Later in August I received the second letter from the Wells Fargo correspondence specialist. Here's an excerpt of the reply:
Thank you for providing a copy of the POD/ROS Designation for Certificate of Deposit (CD) Accounts. A review of the documentation you provided confirms this document is not valid for the CD account in question. The documentation is only applicable for personal CD accounts opened in the state of North Carolina or Virginia.
I then mailed the OCC a letter stating that I was in disagreement with the bank's reply. Here's an excerpt of this letter:
This documentation which served as a receipt of the CD was given to my dad by a Wells Fargo banker. It was represented to my dad as a valid receipt showing the terms of the CD which included the interest rate, maturity date and the beneficiary name. If the Wells Fargo banker did not know it was invalid, how should the customer know it was invalid?
I'm currently waiting for a reply by either Wells Fargo or the OCC. I recently called the OCC to ask about the status of this case. According to the OCC, they are requesting more information from Wells Fargo.
If the OCC sides with Wells Fargo, I'm considering throwing in the towel. I don't like the thought of having to pay for Wells Fargo's mistake, but it's not a major financial blow. If you have any suggestions, please leave a comment.
I had hoped that the Wells Fargo branch manager would take responsibility to fix the mistake that one of his bankers made in using the wrong document for the CD. Instead he put the decision in the hands of legal bureaucrats somewhere in the Wells Fargo's corporate offices. I bet a community bank or credit union would have handled this better.
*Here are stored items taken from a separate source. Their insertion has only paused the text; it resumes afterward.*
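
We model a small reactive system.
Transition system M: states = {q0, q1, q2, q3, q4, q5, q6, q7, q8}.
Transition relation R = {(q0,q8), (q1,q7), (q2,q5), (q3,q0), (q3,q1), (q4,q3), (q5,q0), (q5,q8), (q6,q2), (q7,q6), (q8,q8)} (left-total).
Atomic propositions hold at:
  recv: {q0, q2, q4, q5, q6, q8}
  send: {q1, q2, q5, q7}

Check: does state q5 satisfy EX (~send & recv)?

Yes

Sat(~send) = {q0, q3, q4, q6, q8}
Sat(~send & recv) = {q0, q4, q6, q8}
Sat(EX (~send & recv)) = {s : some successor in {q0, q4, q6, q8}} = {q0, q3, q5, q7, q8}
q5 ∈ Sat(EX (~send & recv)) = {q0, q3, q5, q7, q8}, so the formula holds at q5.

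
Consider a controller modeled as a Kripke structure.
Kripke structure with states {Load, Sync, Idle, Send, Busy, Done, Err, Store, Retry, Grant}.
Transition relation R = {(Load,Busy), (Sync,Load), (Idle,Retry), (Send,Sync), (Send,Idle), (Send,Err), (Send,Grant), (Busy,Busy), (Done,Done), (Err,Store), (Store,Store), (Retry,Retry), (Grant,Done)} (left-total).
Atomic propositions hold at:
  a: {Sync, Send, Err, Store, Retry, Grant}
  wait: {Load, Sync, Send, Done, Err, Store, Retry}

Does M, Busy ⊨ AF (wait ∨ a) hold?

No

Sat(wait ∨ a) = {Load, Sync, Send, Done, Err, Store, Retry, Grant}
AF (wait ∨ a): least fixpoint, start Z0 = {Load, Sync, Send, Done, Err, Store, Retry, Grant}, add states with every successor in Z. Z1 = {Load, Sync, Idle, Send, Done, Err, Store, Retry, Grant}; fixed.
Sat(AF (wait ∨ a)) = {Load, Sync, Idle, Send, Done, Err, Store, Retry, Grant}
Busy ∉ Sat(AF (wait ∨ a)) = {Load, Sync, Idle, Send, Done, Err, Store, Retry, Grant}, so the formula does not hold at Busy.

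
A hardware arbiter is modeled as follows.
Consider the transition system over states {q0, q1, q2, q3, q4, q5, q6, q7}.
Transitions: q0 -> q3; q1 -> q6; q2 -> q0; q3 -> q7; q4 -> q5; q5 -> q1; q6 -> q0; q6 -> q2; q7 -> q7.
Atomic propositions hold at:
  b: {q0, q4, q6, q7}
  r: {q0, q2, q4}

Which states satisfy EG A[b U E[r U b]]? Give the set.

E[r U b]: least fixpoint, start Z0 = Sat(b) = {q0, q4, q6, q7}, add states in Sat(r) with some successor in Z. Z1 = {q0, q2, q4, q6, q7}; fixed.
Sat(E[r U b]) = {q0, q2, q4, q6, q7}
A[b U E[r U b]]: least fixpoint, start Z0 = Sat(E[r U b]) = {q0, q2, q4, q6, q7}, add states in Sat(b) with every successor in Z. Already a fixed point.
Sat(A[b U E[r U b]]) = {q0, q2, q4, q6, q7}
EG A[b U E[r U b]]: greatest fixpoint, start Z0 = {q0, q2, q4, q6, q7}, keep only states in Sat with some successor in Z. Z1 = {q2, q6, q7}; Z2 = {q6, q7}; Z3 = {q7}; fixed.
Sat(EG A[b U E[r U b]]) = {q7}

{q7}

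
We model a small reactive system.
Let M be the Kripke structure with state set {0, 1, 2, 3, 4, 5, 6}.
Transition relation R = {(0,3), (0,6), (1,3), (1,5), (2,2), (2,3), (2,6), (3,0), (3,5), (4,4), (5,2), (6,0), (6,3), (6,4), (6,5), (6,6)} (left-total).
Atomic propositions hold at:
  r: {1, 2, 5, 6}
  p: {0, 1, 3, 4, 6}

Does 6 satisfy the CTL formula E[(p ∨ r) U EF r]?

Sat(p ∨ r) = {0, 1, 2, 3, 4, 5, 6}
EF r: least fixpoint, start Z0 = {1, 2, 5, 6}, add states with some successor in Z. Z1 = {0, 1, 2, 3, 5, 6}; fixed.
Sat(EF r) = {0, 1, 2, 3, 5, 6}
E[(p ∨ r) U EF r]: least fixpoint, start Z0 = Sat(EF r) = {0, 1, 2, 3, 5, 6}, add states in Sat(p ∨ r) with some successor in Z. Already a fixed point.
Sat(E[(p ∨ r) U EF r]) = {0, 1, 2, 3, 5, 6}
6 ∈ Sat(E[(p ∨ r) U EF r]) = {0, 1, 2, 3, 5, 6}, so the formula holds at 6.

Yes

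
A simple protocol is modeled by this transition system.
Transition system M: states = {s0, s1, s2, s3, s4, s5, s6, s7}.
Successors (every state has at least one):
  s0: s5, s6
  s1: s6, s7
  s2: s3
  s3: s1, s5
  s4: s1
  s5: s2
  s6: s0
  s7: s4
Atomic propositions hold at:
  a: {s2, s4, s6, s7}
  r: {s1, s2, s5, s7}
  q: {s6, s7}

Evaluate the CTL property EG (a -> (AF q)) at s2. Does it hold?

No

AF q: least fixpoint, start Z0 = {s6, s7}, add states with every successor in Z. Z1 = {s1, s6, s7}; Z2 = {s1, s4, s6, s7}; fixed.
Sat(AF q) = {s1, s4, s6, s7}
Sat(a -> (AF q)) = {s0, s1, s3, s4, s5, s6, s7}
EG (a -> (AF q)): greatest fixpoint, start Z0 = {s0, s1, s3, s4, s5, s6, s7}, keep only states in Sat with some successor in Z. Z1 = {s0, s1, s3, s4, s6, s7}; fixed.
Sat(EG (a -> (AF q))) = {s0, s1, s3, s4, s6, s7}
s2 ∉ Sat(EG (a -> (AF q))) = {s0, s1, s3, s4, s6, s7}, so the formula does not hold at s2.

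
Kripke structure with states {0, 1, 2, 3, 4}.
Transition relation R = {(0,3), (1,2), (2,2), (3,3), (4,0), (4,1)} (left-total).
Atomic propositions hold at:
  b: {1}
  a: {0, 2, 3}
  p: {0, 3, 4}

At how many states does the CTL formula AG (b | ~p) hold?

2

Sat(~p) = {1, 2}
Sat(b | ~p) = {1, 2}
AG (b | ~p): greatest fixpoint, start Z0 = {1, 2}, keep only states in Sat with every successor in Z. Already a fixed point.
Sat(AG (b | ~p)) = {1, 2}
|Sat(AG (b | ~p))| = |{1, 2}| = 2.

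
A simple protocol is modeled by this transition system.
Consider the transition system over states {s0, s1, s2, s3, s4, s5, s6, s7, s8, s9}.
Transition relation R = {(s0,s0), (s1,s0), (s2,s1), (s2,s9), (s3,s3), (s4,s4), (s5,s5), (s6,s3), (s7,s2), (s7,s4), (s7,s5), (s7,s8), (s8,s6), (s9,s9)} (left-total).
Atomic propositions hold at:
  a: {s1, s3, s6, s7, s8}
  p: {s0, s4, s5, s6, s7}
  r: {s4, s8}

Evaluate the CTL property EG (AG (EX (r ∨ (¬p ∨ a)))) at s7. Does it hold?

Sat(¬p) = {s1, s2, s3, s8, s9}
Sat(¬p ∨ a) = {s1, s2, s3, s6, s7, s8, s9}
Sat(r ∨ (¬p ∨ a)) = {s1, s2, s3, s4, s6, s7, s8, s9}
Sat(EX (r ∨ (¬p ∨ a))) = {s : some successor in {s1, s2, s3, s4, s6, s7, s8, s9}} = {s2, s3, s4, s6, s7, s8, s9}
AG (EX (r ∨ (¬p ∨ a))): greatest fixpoint, start Z0 = {s2, s3, s4, s6, s7, s8, s9}, keep only states in Sat with every successor in Z. Z1 = {s3, s4, s6, s8, s9}; fixed.
Sat(AG (EX (r ∨ (¬p ∨ a)))) = {s3, s4, s6, s8, s9}
EG (AG (EX (r ∨ (¬p ∨ a)))): greatest fixpoint, start Z0 = {s3, s4, s6, s8, s9}, keep only states in Sat with some successor in Z. Already a fixed point.
Sat(EG (AG (EX (r ∨ (¬p ∨ a))))) = {s3, s4, s6, s8, s9}
s7 ∉ Sat(EG (AG (EX (r ∨ (¬p ∨ a))))) = {s3, s4, s6, s8, s9}, so the formula does not hold at s7.

No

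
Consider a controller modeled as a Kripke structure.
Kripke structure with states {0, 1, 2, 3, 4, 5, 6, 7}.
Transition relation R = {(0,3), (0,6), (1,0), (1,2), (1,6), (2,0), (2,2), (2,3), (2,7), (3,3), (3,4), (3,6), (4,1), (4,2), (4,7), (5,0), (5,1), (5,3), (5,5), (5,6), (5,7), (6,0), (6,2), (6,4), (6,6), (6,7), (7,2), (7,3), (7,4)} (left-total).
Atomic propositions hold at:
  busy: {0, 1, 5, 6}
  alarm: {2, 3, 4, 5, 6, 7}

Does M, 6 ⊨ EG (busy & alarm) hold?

Yes

Sat(busy & alarm) = {5, 6}
EG (busy & alarm): greatest fixpoint, start Z0 = {5, 6}, keep only states in Sat with some successor in Z. Already a fixed point.
Sat(EG (busy & alarm)) = {5, 6}
6 ∈ Sat(EG (busy & alarm)) = {5, 6}, so the formula holds at 6.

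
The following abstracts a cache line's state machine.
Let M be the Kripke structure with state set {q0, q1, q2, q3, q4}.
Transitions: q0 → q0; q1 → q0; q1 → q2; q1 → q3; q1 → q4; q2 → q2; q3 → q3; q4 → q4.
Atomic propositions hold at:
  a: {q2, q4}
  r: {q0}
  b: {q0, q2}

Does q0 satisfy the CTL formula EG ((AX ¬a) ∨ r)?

Yes

Sat(¬a) = {q0, q1, q3}
Sat(AX ¬a) = {s : every successor in {q0, q1, q3}} = {q0, q3}
Sat((AX ¬a) ∨ r) = {q0, q3}
EG ((AX ¬a) ∨ r): greatest fixpoint, start Z0 = {q0, q3}, keep only states in Sat with some successor in Z. Already a fixed point.
Sat(EG ((AX ¬a) ∨ r)) = {q0, q3}
q0 ∈ Sat(EG ((AX ¬a) ∨ r)) = {q0, q3}, so the formula holds at q0.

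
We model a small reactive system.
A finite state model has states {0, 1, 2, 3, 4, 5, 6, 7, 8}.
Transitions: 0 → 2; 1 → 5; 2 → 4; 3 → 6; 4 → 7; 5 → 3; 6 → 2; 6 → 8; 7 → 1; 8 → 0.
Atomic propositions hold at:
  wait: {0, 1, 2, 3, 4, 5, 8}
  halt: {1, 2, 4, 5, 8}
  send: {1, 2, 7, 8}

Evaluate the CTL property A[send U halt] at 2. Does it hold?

Yes

A[send U halt]: least fixpoint, start Z0 = Sat(halt) = {1, 2, 4, 5, 8}, add states in Sat(send) with every successor in Z. Z1 = {1, 2, 4, 5, 7, 8}; fixed.
Sat(A[send U halt]) = {1, 2, 4, 5, 7, 8}
2 ∈ Sat(A[send U halt]) = {1, 2, 4, 5, 7, 8}, so the formula holds at 2.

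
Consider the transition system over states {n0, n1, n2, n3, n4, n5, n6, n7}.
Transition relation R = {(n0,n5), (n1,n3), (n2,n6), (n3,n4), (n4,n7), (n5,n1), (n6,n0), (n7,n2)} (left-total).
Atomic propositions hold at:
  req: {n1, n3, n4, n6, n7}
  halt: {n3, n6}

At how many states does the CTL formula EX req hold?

Sat(EX req) = {s : some successor in {n1, n3, n4, n6, n7}} = {n1, n2, n3, n4, n5}
|Sat(EX req)| = |{n1, n2, n3, n4, n5}| = 5.

5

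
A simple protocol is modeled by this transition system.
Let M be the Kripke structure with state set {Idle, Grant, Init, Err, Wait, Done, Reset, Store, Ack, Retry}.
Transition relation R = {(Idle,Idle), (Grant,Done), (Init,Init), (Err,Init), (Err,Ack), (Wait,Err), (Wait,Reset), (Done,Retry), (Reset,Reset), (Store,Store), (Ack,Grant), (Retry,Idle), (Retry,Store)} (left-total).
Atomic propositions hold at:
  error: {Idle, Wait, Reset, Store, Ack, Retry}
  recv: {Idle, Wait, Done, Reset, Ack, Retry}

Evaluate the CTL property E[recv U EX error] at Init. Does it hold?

Sat(EX error) = {s : some successor in {Idle, Wait, Reset, Store, Ack, Retry}} = {Idle, Err, Wait, Done, Reset, Store, Retry}
E[recv U EX error]: least fixpoint, start Z0 = Sat(EX error) = {Idle, Err, Wait, Done, Reset, Store, Retry}, add states in Sat(recv) with some successor in Z. Already a fixed point.
Sat(E[recv U EX error]) = {Idle, Err, Wait, Done, Reset, Store, Retry}
Init ∉ Sat(E[recv U EX error]) = {Idle, Err, Wait, Done, Reset, Store, Retry}, so the formula does not hold at Init.

No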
One lesson in this case is to double check the beneficiary listings on your bank accounts. Make sure it shows up in the bank's system. Don't assume the documentation that you received when you opened the CD is sufficient. For those using beneficiaries to extend your FDIC coverage, this is even more important. Make sure the account title shows the trust relationship. I have more details on this in my post Maximizing Your FDIC Coverage with Beneficiaries.
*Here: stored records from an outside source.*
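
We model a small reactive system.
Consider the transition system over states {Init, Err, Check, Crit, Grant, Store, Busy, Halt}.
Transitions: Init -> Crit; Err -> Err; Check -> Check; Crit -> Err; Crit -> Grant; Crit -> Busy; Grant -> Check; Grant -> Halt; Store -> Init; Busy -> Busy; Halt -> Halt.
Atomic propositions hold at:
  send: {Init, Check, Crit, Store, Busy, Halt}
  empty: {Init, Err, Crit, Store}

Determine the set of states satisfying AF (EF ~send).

Sat(~send) = {Err, Grant}
EF ~send: least fixpoint, start Z0 = {Err, Grant}, add states with some successor in Z. Z1 = {Err, Crit, Grant}; Z2 = {Init, Err, Crit, Grant}; Z3 = {Init, Err, Crit, Grant, Store}; fixed.
Sat(EF ~send) = {Init, Err, Crit, Grant, Store}
AF (EF ~send): least fixpoint, start Z0 = {Init, Err, Crit, Grant, Store}, add states with every successor in Z. Already a fixed point.
Sat(AF (EF ~send)) = {Init, Err, Crit, Grant, Store}

{Init, Err, Crit, Grant, Store}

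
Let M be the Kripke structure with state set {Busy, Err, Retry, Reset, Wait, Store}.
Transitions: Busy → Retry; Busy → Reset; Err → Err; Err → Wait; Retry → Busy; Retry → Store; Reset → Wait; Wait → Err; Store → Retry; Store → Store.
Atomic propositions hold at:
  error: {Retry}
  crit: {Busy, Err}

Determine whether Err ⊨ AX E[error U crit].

No

E[error U crit]: least fixpoint, start Z0 = Sat(crit) = {Busy, Err}, add states in Sat(error) with some successor in Z. Z1 = {Busy, Err, Retry}; fixed.
Sat(E[error U crit]) = {Busy, Err, Retry}
Sat(AX E[error U crit]) = {s : every successor in {Busy, Err, Retry}} = {Wait}
Err ∉ Sat(AX E[error U crit]) = {Wait}, so the formula does not hold at Err.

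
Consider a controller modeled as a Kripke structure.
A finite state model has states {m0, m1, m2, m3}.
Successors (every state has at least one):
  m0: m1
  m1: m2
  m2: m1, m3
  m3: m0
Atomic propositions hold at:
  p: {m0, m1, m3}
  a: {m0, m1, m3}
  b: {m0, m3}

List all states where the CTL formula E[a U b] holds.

{m0, m3}

E[a U b]: least fixpoint, start Z0 = Sat(b) = {m0, m3}, add states in Sat(a) with some successor in Z. Already a fixed point.
Sat(E[a U b]) = {m0, m3}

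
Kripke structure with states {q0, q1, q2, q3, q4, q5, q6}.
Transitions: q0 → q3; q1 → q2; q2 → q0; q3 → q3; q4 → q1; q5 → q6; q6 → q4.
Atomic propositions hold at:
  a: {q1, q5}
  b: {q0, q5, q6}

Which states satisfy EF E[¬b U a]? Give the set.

{q1, q4, q5, q6}

Sat(¬b) = {q1, q2, q3, q4}
E[¬b U a]: least fixpoint, start Z0 = Sat(a) = {q1, q5}, add states in Sat(¬b) with some successor in Z. Z1 = {q1, q4, q5}; fixed.
Sat(E[¬b U a]) = {q1, q4, q5}
EF E[¬b U a]: least fixpoint, start Z0 = {q1, q4, q5}, add states with some successor in Z. Z1 = {q1, q4, q5, q6}; fixed.
Sat(EF E[¬b U a]) = {q1, q4, q5, q6}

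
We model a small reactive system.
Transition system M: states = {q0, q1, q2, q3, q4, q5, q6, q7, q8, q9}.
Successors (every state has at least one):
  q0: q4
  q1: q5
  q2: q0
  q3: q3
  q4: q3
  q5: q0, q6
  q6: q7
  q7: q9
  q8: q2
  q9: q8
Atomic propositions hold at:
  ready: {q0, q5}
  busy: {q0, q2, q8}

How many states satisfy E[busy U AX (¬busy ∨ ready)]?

Sat(¬busy) = {q1, q3, q4, q5, q6, q7, q9}
Sat(¬busy ∨ ready) = {q0, q1, q3, q4, q5, q6, q7, q9}
Sat(AX (¬busy ∨ ready)) = {s : every successor in {q0, q1, q3, q4, q5, q6, q7, q9}} = {q0, q1, q2, q3, q4, q5, q6, q7}
E[busy U AX (¬busy ∨ ready)]: least fixpoint, start Z0 = Sat(AX (¬busy ∨ ready)) = {q0, q1, q2, q3, q4, q5, q6, q7}, add states in Sat(busy) with some successor in Z. Z1 = {q0, q1, q2, q3, q4, q5, q6, q7, q8}; fixed.
Sat(E[busy U AX (¬busy ∨ ready)]) = {q0, q1, q2, q3, q4, q5, q6, q7, q8}
|Sat(E[busy U AX (¬busy ∨ ready)])| = |{q0, q1, q2, q3, q4, q5, q6, q7, q8}| = 9.

9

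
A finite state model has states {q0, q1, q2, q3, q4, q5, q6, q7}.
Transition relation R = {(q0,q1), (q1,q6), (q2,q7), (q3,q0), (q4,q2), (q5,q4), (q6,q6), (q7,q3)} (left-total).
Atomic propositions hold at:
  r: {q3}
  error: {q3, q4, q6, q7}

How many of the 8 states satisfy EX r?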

Another lesson is to bank at a credit union or community bank. My dad also had CDs at credit unions, and we didn't have any problems accessing those CDs.
Different Issue Than Extending FDIC Coverage with Beneficiaries
This issue reminded me of the problems that IndyMac CD holders had when IndyMac failed in July 2008. Several CD holders had depended on beneficiaries for additional FDIC coverage. However, IndyMac did not correctly specify the beneficiaries on some of the CDs (no trust relationship in the account title.) When the FDIC took over, those CD holders lost half of their uninsured deposits. In the eyes of the FDIC, it didn't matter if the bank was the one that made the mistake.
I consider my case to be different since it's Wells Fargo which made the decision that the document was invalid, and it was based on the document they generated and their internal policy.
Other Considerations for Beneficiaries Accessing CDs
Fortunately, all the other CDs that had me as the beneficiary did not have this issue. I was able to get access of those accounts without problems. However, many of those CDs were long-term CDs that were not close to maturity. Some of the rates on those CDs were over 5.00%. I'll have more on my decisions in dealing with those CDs in a future post.
My Problems with a Mega Bank Part 2 - Bank of America
My dad also had accounts at Bank of America. We didn't have any problems accessing the Bank of America accounts, but we did have another problem. It was similar to the Wells Fargo issue in that the branch manager was too quick to pass the problem to the corporate office. I'll have the full details of this problem in a future post.
Update 11/14/2011: I completed the post My Problems with a Mega Bank Part 2 - Bank of America.